Obama and Clinton -- fierce rivals then, reluctant allies now -- agreed to the arrangement after weeks of negotiations between their respective aides. The two sides made the announcement Thursday in a collegial joint statement.
"I am convinced that honoring Senator Clinton's historic campaign in this way will help us celebrate this defining moment in our history and bring the party together in a strong united fashion," said Obama, an Illinois senator.
***END OF UPDATE***
Marc Ambinder reports that an agreement is close for Hillary Clinton's name to be included in the roll call at the Democratic National Convention:
Reports of strife between negotiators for Sen. Hillary Clinton and Sen. Barack Obama are exaggerated and the two sides are nearing an agreement on how Clinton's delegates will participate in the formal nominating process at the Democratic National Convention, according to advisers to both Democrats.
Although Clinton had resisted pressure from donors, allies and supporters to accept demands to allow her name placed in nomination, she and aides to Obama seemed to realize independently that doing so would be the best way to incorporate and welcome Clinton's supporters into Obama's general election campaign, both symbolically and practically.
According to several people who have spoken with her, Clinton originally believed that if her name were included in the roll call on Wednesday, August 27, she would inevitably wind up with fewer delegates than the 1896.5 she earned from the primaries. That would look bad and could demoralize her supporters.
In negotiations this summer with Obama's campaign, Clinton's team did not ask for Clinton's name to be submitted.

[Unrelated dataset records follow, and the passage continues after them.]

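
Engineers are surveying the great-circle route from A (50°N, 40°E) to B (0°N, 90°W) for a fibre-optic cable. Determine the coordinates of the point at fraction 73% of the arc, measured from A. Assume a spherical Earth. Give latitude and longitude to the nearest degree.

Write both endpoints as unit vectors p₁, p₂ with components (cos φ cos λ, cos φ sin λ, sin φ).
The central angle between the endpoints is δ = arccos(p₁·p₂) ≈ 1.997 rad (114.4°).
Interpolate at f = 0.73 with slerp weights a = sin((1−f)δ)/sin δ ≈ 0.564, b = sin(fδ)/sin δ ≈ 1.091.
p = a·p₁ + b·p₂ ≈ (0.278, -0.858, 0.432); φ = arcsin(p_z) ≈ 25.59°, λ = atan2(p_y, p_x) ≈ -72.07°.

≈ (26°N, 72°W)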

But within the past week, Clinton advisers informed the Obama team that many of Clinton's staunchest supporters felt strongly that something had to be done, and that Clinton had concluded that, in part for the sake of unity, their wishes ought to be respected. They heard back immediately: the Obama campaign had always been open to having her name placed in nomination alongside his.
The New York Daily News reported recently that Clinton had asked not to be nominated. But at a fundraiser last week in California, Clinton told supporters she was looking for a way to recognize them at the convention. "I happen to believe that we will come out stronger if people feel that their voices were heard and their views respected, she said. "I think that is a very big part of how we actually come out unified."